Professor Daniel Babayi, secretary of the Northern Christian Association of Nigeria (CAN), said that the issue was getting worse and that they are currently pursuing five cases. He said:
Christian girls below the age of 18 are forcefully abducted and made to denounce their faith… They have been kept in the houses of emirs or imams. When we report to the police, they tell you there is nothing they can do. The police have become very helpless. In some instances, they are part of the conspiracy.
Christians in Northern Nigeria are being targeted on a number of fronts as Islamist militant group Boko Haram wages its deadly campaign to establish an Islamic state. Churches have frequently been attacked and individual Christians murdered.

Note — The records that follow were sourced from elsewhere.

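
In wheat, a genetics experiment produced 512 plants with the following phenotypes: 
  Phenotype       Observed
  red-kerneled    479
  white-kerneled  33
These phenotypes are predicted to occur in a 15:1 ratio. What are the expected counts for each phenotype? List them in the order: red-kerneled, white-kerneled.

480, 32

Under the 15:1 hypothesis (Σ ratio = 16, N = 512):
  red-kerneled: 512 × 15/16 = 480
  white-kerneled: 512 × 1/16 = 32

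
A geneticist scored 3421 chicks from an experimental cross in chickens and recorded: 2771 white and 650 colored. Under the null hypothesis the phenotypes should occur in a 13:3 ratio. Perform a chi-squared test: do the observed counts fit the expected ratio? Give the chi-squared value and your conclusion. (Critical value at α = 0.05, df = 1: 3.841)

Under the 13:3 hypothesis (Σ ratio = 16, N = 3421):
  white: 3421 × 13/16 = 2779.5625
  colored: 3421 × 3/16 = 641.4375
χ² = Σ (O − E)² / E
  white: (2771 − 2779.5625)² / 2779.5625 = 0.0264
  colored: (650 − 641.4375)² / 641.4375 = 0.1143
χ² = 0.0264 + 0.1143 = 0.1407 ≈ 0.141
Degrees of freedom = 2 − 1 = 1; critical value at α = 0.05 is 3.841.
Since 0.141 < 3.841, we fail to reject the null hypothesis — the data are consistent with the 13:3 ratio.

0.141; consistent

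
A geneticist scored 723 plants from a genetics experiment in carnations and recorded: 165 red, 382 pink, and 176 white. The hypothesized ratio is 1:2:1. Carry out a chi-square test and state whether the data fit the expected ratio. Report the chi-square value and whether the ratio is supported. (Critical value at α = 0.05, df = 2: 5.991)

2.660; consistent

Expected counts for N = 723 under a 1:2:1 ratio (total parts = 4):
  red: 723 × 1/4 = 180.75
  pink: 723 × 2/4 = 361.5
  white: 723 × 1/4 = 180.75
χ² = Σ (O − E)² / E
  red: (165 − 180.75)² / 180.75 = 1.3724
  pink: (382 − 361.5)² / 361.5 = 1.1625
  white: (176 − 180.75)² / 180.75 = 0.1248
χ² = 1.3724 + 1.1625 + 0.1248 = 2.6597 ≈ 2.660
Degrees of freedom = 3 − 1 = 2; critical value at α = 0.05 is 5.991.
Since 2.660 < 5.991, we fail to reject the null hypothesis — the data are consistent with the 1:2:1 ratio.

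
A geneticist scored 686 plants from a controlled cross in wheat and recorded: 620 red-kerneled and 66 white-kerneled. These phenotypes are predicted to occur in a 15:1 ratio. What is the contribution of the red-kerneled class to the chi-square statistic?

0.832

The 15:1 ratio has 16 parts, so with N = 686 the expected counts are:
  red-kerneled: 686 × 15/16 = 643.125
  white-kerneled: 686 × 1/16 = 42.875
Contribution of red-kerneled: (620 − 643.125)² / 643.125 = 0.8315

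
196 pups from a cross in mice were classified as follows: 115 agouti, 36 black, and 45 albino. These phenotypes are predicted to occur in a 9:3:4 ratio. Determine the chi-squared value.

0.546

The 9:3:4 ratio has 16 parts, so with N = 196 the expected counts are:
  agouti: 196 × 9/16 = 110.25
  black: 196 × 3/16 = 36.75
  albino: 196 × 4/16 = 49
χ² = Σ (O − E)² / E
  agouti: (115 − 110.25)² / 110.25 = 0.2046
  black: (36 − 36.75)² / 36.75 = 0.0153
  albino: (45 − 49)² / 49 = 0.3265
χ² = 0.2046 + 0.0153 + 0.3265 = 0.5464 ≈ 0.546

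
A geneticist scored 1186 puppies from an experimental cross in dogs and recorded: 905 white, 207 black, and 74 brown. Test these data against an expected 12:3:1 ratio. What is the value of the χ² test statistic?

Under the 12:3:1 hypothesis (Σ ratio = 16, N = 1186):
  white: 1186 × 12/16 = 889.5
  black: 1186 × 3/16 = 222.375
  brown: 1186 × 1/16 = 74.125
χ² = Σ (O − E)² / E
  white: (905 − 889.5)² / 889.5 = 0.2701
  black: (207 − 222.375)² / 222.375 = 1.0630
  brown: (74 − 74.125)² / 74.125 = 0.0002
χ² = 0.2701 + 1.0630 + 0.0002 = 1.3333 ≈ 1.333

1.333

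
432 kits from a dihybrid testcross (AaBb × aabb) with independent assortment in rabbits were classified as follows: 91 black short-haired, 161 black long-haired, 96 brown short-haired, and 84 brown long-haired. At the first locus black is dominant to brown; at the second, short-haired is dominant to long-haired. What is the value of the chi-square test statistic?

35.352

A dihybrid testcross with independent assortment gives a 1:1:1:1 ratio.
Expected counts for N = 432 under a 1:1:1:1 ratio (total parts = 4):
  black short-haired: 432 × 1/4 = 108
  black long-haired: 432 × 1/4 = 108
  brown short-haired: 432 × 1/4 = 108
  brown long-haired: 432 × 1/4 = 108
χ² = Σ (O − E)² / E
  black short-haired: (91 − 108)² / 108 = 2.6759
  black long-haired: (161 − 108)² / 108 = 26.0093
  brown short-haired: (96 − 108)² / 108 = 1.3333
  brown long-haired: (84 − 108)² / 108 = 5.3333
χ² = 2.6759 + 26.0093 + 1.3333 + 5.3333 = 35.3518 ≈ 35.352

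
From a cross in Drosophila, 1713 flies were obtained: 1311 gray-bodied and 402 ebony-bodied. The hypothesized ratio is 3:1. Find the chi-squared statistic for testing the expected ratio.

2.145

Expected counts for N = 1713 under a 3:1 ratio (total parts = 4):
  gray-bodied: 1713 × 3/4 = 1284.75
  ebony-bodied: 1713 × 1/4 = 428.25
χ² = Σ (O − E)² / E
  gray-bodied: (1311 − 1284.75)² / 1284.75 = 0.5363
  ebony-bodied: (402 − 428.25)² / 428.25 = 1.6090
χ² = 0.5363 + 1.6090 = 2.1453 ≈ 2.145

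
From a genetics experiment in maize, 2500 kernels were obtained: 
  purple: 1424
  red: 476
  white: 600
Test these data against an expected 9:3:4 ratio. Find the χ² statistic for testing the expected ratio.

1.336

Expected counts for N = 2500 under a 9:3:4 ratio (total parts = 16):
  purple: 2500 × 9/16 = 1406.25
  red: 2500 × 3/16 = 468.75
  white: 2500 × 4/16 = 625
χ² = Σ (O − E)² / E
  purple: (1424 − 1406.25)² / 1406.25 = 0.2240
  red: (476 − 468.75)² / 468.75 = 0.1121
  white: (600 − 625)² / 625 = 1.0000
χ² = 0.2240 + 0.1121 + 1.0000 = 1.3361 ≈ 1.336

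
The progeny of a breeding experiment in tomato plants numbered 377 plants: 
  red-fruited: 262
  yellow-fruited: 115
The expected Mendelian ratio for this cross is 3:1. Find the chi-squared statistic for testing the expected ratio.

6.091

Expected counts for N = 377 under a 3:1 ratio (total parts = 4):
  red-fruited: 377 × 3/4 = 282.75
  yellow-fruited: 377 × 1/4 = 94.25
χ² = Σ (O − E)² / E
  red-fruited: (262 − 282.75)² / 282.75 = 1.5228
  yellow-fruited: (115 − 94.25)² / 94.25 = 4.5683
χ² = 1.5228 + 4.5683 = 6.0911 ≈ 6.091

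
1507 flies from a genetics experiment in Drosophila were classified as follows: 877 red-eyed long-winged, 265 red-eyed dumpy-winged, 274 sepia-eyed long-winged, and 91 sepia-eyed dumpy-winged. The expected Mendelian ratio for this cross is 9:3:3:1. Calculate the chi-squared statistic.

Under the 9:3:3:1 hypothesis (Σ ratio = 16, N = 1507):
  red-eyed long-winged: 1507 × 9/16 = 847.6875
  red-eyed dumpy-winged: 1507 × 3/16 = 282.5625
  sepia-eyed long-winged: 1507 × 3/16 = 282.5625
  sepia-eyed dumpy-winged: 1507 × 1/16 = 94.1875
χ² = Σ (O − E)² / E
  red-eyed long-winged: (877 − 847.6875)² / 847.6875 = 1.0136
  red-eyed dumpy-winged: (265 − 282.5625)² / 282.5625 = 1.0916
  sepia-eyed long-winged: (274 − 282.5625)² / 282.5625 = 0.2595
  sepia-eyed dumpy-winged: (91 − 94.1875)² / 94.1875 = 0.1079
χ² = 1.0136 + 1.0916 + 0.2595 + 0.1079 = 2.4726 ≈ 2.473

2.473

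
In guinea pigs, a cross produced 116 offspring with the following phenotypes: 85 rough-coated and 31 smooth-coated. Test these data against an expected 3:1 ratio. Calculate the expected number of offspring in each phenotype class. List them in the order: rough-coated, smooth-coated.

The 3:1 ratio has 4 parts, so with N = 116 the expected counts are:
  rough-coated: 116 × 3/4 = 87
  smooth-coated: 116 × 1/4 = 29

87, 29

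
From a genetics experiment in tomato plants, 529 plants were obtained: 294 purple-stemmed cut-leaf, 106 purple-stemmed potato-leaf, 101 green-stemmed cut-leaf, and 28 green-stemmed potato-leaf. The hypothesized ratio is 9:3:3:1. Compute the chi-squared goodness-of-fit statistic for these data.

Under the 9:3:3:1 hypothesis (Σ ratio = 16, N = 529):
  purple-stemmed cut-leaf: 529 × 9/16 = 297.5625
  purple-stemmed potato-leaf: 529 × 3/16 = 99.1875
  green-stemmed cut-leaf: 529 × 3/16 = 99.1875
  green-stemmed potato-leaf: 529 × 1/16 = 33.0625
χ² = Σ (O − E)² / E
  purple-stemmed cut-leaf: (294 − 297.5625)² / 297.5625 = 0.0427
  purple-stemmed potato-leaf: (106 − 99.1875)² / 99.1875 = 0.4679
  green-stemmed cut-leaf: (101 − 99.1875)² / 99.1875 = 0.0331
  green-stemmed potato-leaf: (28 − 33.0625)² / 33.0625 = 0.7752
χ² = 0.0427 + 0.4679 + 0.0331 + 0.7752 = 1.3189 ≈ 1.319

1.319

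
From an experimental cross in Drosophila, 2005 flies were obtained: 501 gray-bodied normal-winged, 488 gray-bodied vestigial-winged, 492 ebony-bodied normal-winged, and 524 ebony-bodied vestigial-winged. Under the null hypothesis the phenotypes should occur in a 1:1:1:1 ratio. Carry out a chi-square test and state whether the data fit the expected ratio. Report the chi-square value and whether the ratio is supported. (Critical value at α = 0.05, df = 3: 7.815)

Expected counts for N = 2005 under a 1:1:1:1 ratio (total parts = 4):
  gray-bodied normal-winged: 2005 × 1/4 = 501.25
  gray-bodied vestigial-winged: 2005 × 1/4 = 501.25
  ebony-bodied normal-winged: 2005 × 1/4 = 501.25
  ebony-bodied vestigial-winged: 2005 × 1/4 = 501.25
χ² = Σ (O − E)² / E
  gray-bodied normal-winged: (501 − 501.25)² / 501.25 = 0.0001
  gray-bodied vestigial-winged: (488 − 501.25)² / 501.25 = 0.3502
  ebony-bodied normal-winged: (492 − 501.25)² / 501.25 = 0.1707
  ebony-bodied vestigial-winged: (524 − 501.25)² / 501.25 = 1.0325
χ² = 0.0001 + 0.3502 + 0.1707 + 1.0325 = 1.5535 ≈ 1.554
Degrees of freedom = 4 − 1 = 3; critical value at α = 0.05 is 7.815.
Since 1.554 < 7.815, we fail to reject the null hypothesis — the data are consistent with the 1:1:1:1 ratio.

1.554; consistent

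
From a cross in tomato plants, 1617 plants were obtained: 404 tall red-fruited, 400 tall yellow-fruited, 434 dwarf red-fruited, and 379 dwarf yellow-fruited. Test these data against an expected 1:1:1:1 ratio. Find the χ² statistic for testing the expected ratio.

Total ratio parts = 4. Expected numbers out of 1617:
  tall red-fruited: 1617 × 1/4 = 404.25
  tall yellow-fruited: 1617 × 1/4 = 404.25
  dwarf red-fruited: 1617 × 1/4 = 404.25
  dwarf yellow-fruited: 1617 × 1/4 = 404.25
χ² = Σ (O − E)² / E
  tall red-fruited: (404 − 404.25)² / 404.25 = 0.0002
  tall yellow-fruited: (400 − 404.25)² / 404.25 = 0.0447
  dwarf red-fruited: (434 − 404.25)² / 404.25 = 2.1894
  dwarf yellow-fruited: (379 − 404.25)² / 404.25 = 1.5771
χ² = 0.0002 + 0.0447 + 2.1894 + 1.5771 = 3.8114 ≈ 3.811

3.811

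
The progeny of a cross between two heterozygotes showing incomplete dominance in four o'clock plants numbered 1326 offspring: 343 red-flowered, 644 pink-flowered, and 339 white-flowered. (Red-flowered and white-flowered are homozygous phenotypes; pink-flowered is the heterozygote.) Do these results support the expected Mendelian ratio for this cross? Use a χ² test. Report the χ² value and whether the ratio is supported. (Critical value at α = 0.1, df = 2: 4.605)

With incomplete dominance, a heterozygote × heterozygote cross gives a 1:2:1 phenotypic ratio.
Under the 1:2:1 hypothesis (Σ ratio = 4, N = 1326):
  red-flowered: 1326 × 1/4 = 331.5
  pink-flowered: 1326 × 2/4 = 663
  white-flowered: 1326 × 1/4 = 331.5
χ² = Σ (O − E)² / E
  red-flowered: (343 − 331.5)² / 331.5 = 0.3989
  pink-flowered: (644 − 663)² / 663 = 0.5445
  white-flowered: (339 − 331.5)² / 331.5 = 0.1697
χ² = 0.3989 + 0.5445 + 0.1697 = 1.1131 ≈ 1.113
Degrees of freedom = 3 − 1 = 2; critical value at α = 0.1 is 4.605.
Since 1.113 < 4.605, we fail to reject the null hypothesis — the data are consistent with the 1:2:1 ratio.

1.113; consistent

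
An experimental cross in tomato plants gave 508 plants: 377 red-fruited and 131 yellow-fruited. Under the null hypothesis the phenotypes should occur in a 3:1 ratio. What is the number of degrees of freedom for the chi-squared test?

1

A goodness-of-fit test with 2 phenotype classes has df = 2 − 1 = 1.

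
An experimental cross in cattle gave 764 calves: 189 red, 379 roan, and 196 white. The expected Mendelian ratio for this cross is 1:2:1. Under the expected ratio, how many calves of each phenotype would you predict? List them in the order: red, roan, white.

191, 382, 191

Under the 1:2:1 hypothesis (Σ ratio = 4, N = 764):
  red: 764 × 1/4 = 191
  roan: 764 × 2/4 = 382
  white: 764 × 1/4 = 191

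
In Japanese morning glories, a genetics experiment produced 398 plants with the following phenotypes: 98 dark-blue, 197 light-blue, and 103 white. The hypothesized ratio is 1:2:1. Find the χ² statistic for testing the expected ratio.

Total ratio parts = 4. Expected numbers out of 398:
  dark-blue: 398 × 1/4 = 99.5
  light-blue: 398 × 2/4 = 199
  white: 398 × 1/4 = 99.5
χ² = Σ (O − E)² / E
  dark-blue: (98 − 99.5)² / 99.5 = 0.0226
  light-blue: (197 − 199)² / 199 = 0.0201
  white: (103 − 99.5)² / 99.5 = 0.1231
χ² = 0.0226 + 0.0201 + 0.1231 = 0.1658 ≈ 0.166

0.166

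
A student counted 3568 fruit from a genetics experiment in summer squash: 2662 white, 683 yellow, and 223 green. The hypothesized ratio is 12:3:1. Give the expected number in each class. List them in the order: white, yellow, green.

Under the 12:3:1 hypothesis (Σ ratio = 16, N = 3568):
  white: 3568 × 12/16 = 2676
  yellow: 3568 × 3/16 = 669
  green: 3568 × 1/16 = 223

2676, 669, 223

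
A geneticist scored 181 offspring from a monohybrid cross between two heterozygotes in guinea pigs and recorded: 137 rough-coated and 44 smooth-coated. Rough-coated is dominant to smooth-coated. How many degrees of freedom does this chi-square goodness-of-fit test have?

1

For a monohybrid cross between heterozygotes with complete dominance, the expected phenotypic ratio is 3:1.
A goodness-of-fit test with 2 phenotype classes has df = 2 − 1 = 1.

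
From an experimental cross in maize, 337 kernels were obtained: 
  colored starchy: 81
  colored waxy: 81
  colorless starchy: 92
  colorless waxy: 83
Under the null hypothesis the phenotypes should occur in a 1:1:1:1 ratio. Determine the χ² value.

0.982

Total ratio parts = 4. Expected numbers out of 337:
  colored starchy: 337 × 1/4 = 84.25
  colored waxy: 337 × 1/4 = 84.25
  colorless starchy: 337 × 1/4 = 84.25
  colorless waxy: 337 × 1/4 = 84.25
χ² = Σ (O − E)² / E
  colored starchy: (81 − 84.25)² / 84.25 = 0.1254
  colored waxy: (81 − 84.25)² / 84.25 = 0.1254
  colorless starchy: (92 − 84.25)² / 84.25 = 0.7129
  colorless waxy: (83 − 84.25)² / 84.25 = 0.0185
χ² = 0.1254 + 0.1254 + 0.7129 + 0.0185 = 0.9822 ≈ 0.982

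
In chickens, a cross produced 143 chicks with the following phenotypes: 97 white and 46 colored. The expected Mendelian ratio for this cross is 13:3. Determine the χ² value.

16.900

Under the 13:3 hypothesis (Σ ratio = 16, N = 143):
  white: 143 × 13/16 = 116.1875
  colored: 143 × 3/16 = 26.8125
χ² = Σ (O − E)² / E
  white: (97 − 116.1875)² / 116.1875 = 3.1687
  colored: (46 − 26.8125)² / 26.8125 = 13.7309
χ² = 3.1687 + 13.7309 = 16.8996 ≈ 16.900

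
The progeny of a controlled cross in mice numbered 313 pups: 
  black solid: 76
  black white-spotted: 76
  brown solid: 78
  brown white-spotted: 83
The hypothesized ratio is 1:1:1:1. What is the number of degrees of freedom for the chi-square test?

3

A goodness-of-fit test with 4 phenotype classes has df = 4 − 1 = 3.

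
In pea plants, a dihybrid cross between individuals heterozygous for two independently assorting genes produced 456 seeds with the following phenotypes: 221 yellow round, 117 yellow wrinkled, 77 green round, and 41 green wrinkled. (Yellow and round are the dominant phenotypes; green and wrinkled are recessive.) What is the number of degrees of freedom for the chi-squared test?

3

A dihybrid F₂ with independent assortment and complete dominance at both loci gives a 9:3:3:1 phenotypic ratio.
A goodness-of-fit test with 4 phenotype classes has df = 4 − 1 = 3.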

Last year, Boko Haram said it was going to kidnap Christian women as part of “new efforts to strike fear into the Christians of the power of Islam”, forcing them to leave the North.
The group is waging its war against various perceived enemies, attacking military and government targets, and recently provoking outrage by killing school students.
Over 40 people, mostly students, were killed in an attack on a boarding school in Yobe state on 6 July. A dormitory was set alight while the children were sleeping; those trying to escape the fire were gunned down.
Last month, 16 students were shot dead in attacks on a secondary school in Yobe and another school in Borno.
Boko Haram means “Western education is sin”, and its leader Abubakar Shekau has called for more attacks against schools. He said:
Teachers who teach western education? We will kill them! We will kill them in front of their students, and tell the students to henceforth study the Quran.
The recent targeting of schools is said to be part of a two-pronged strategy, firstly to destroy Western institutions, and secondly to provide new recruits for the campaign as parents pull their youngsters out of school, fearing for their safety. Boko Haram is recruiting unschooled and unemployed children, sometimes by force.
The Nigerian authorities have been carrying out their biggest offensive to date against the insurgents. A state of emergency has been in force for two months in Borno, Yobe and Adamawa, where the militants pose the greatest threat.